Further, families who received the intervention were more likely to report book sharing as one of their three favorite things to do together, compared to the control group. The odds of parents reporting enjoyment of sharing books with their children were also six times greater. Both the number of children's books and total books in the homes of intervention families increased significantly compared to controls.

"Pediatricians are in a unique position to capture kids at such a young age, when you want parents to start reading books with their children," said study leader Natalie Golova, M.D. The findings appear in the May issue of the journal Pediatrics.

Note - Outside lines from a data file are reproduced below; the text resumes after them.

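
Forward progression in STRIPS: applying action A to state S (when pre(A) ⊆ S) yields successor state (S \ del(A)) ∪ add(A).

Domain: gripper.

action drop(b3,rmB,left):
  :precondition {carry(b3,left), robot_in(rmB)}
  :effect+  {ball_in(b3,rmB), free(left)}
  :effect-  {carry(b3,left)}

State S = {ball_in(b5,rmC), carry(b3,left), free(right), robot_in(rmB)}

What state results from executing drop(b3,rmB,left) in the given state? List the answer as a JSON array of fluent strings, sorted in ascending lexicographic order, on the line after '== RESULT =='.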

Golova is a clinical assistant professor of pediatrics in the Brown University School of Medicine.

In a second study, low-income families who received board books and reading guidance during well-child clinic visits for an infant or toddler were much more likely one year later to report book sharing as one of the child's three favorite activities and as one of their three favorite things to do together, compared to counterparts who received no reading support from clinic pediatricians.

In addition, the study suggested that the intervention improved child language skills. Toddlers, ages 18 to 25 months whose families received the books and support, spoke and understood significantly more words than children who did not receive the intervention. The study involved 153 families split almost evenly between intervention and control groups. The findings were presented May 2 at the annual meeting of the Ambulatory Pediatric Association in San Francisco.

"This simple, culturally appropriate intervention is similar to ones being adopted in clinic sites nationwide," said lead author Pamela High, M.D. "It is inexpensive if you think about the cost to society to prevent future educational difficulty." Literacy-promoting projects, many sponsored by the program Reach Out and Read, have been started in at least 400 pediatric practices attending to underserved populations across the country.

A third study underscores the dire need for low-income families to receive books and reading guidance. The study of 199 mostly low-income parents and their children, ages 1 to 5, enrolled in regular pediatric care, found that half of the parents rarely read books or newspapers. Sixty percent of the children had fewer than 10 children's books at home. A quarter of the homes contained fewer than 10 books total. For these families, language was a significant issue, as 55 percent of those surveyed were immigrant parents. High led the study, which appeared in the April issue of Pediatrics.

"The studies make the strongest statement to date for supporting the provision of children's books and literacy-promoting guidance as part of pediatric well-child care," said High, clinical associate professor of pediatrics in Brown's School of Medicine.

The message that it is important to own books and read together with young children may seem self-evident to many middle-class families, but low-income families, especially immigrant families and single-parent families, may not have heard the message yet, the researchers said. Possible obstructions to a child-centered literacy orientation in the homes of low-income families may include the language in printed books, parental literacy levels and money in the household budget for books as non-essential items, they said.